素材、電力、自動車などの財閥や大手企業が、外資との提携でさまざまな取り組みを行っていることがわかります。そしてトヨタ、三菱商事、JERAなど多くの日系企業も、現地企業のパートナーとしてASEANでの多様な脱炭素化プロジェクトに関与しています。

日本においても、2050年のカーボンニュートラルを目指し、経済産業省がグリーン成長戦略を掲げています。経産省は、その戦略のポイントとして「国内市場のみならず、新興国などの海外市場を獲得し、スケールメリットを活かしたコスト削減を通じて国内産業の競争力を強化すること」を挙げています。すなわち、パリ協定にコミットしたASEAN各国において、その施策の実行者たる現地企業との提携関係の中で日本企業の商機を見つけていこうというものです。

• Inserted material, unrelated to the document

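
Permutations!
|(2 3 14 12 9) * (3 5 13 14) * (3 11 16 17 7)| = |(2 5 13 14 12 9)(3 11 16 17 7)| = 30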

日本版グリーン成長戦略の中でビジネスチャンスとして挙げられているのが、再生エネルギー施設の開発やそれらへの投資、二酸化炭素の回収・貯留・再利用の実用化、水素エネルギーの活用とインフラの整備、既存発電インフラを活用したアンモニアや水素の混焼システムの構築、カーボン取引市場の整備などです。

既存発電設備におけるアンモニア混焼と水素エネルギーの活用に関しては、経産省のグリーン戦略の中でASEANを軸にした試算もあり、今後、合従連衡の動きやM&Aが活発化すると思われます。その中でも、本書で取り上げているような財閥企業は重要な役割を果たしていくことでしょう。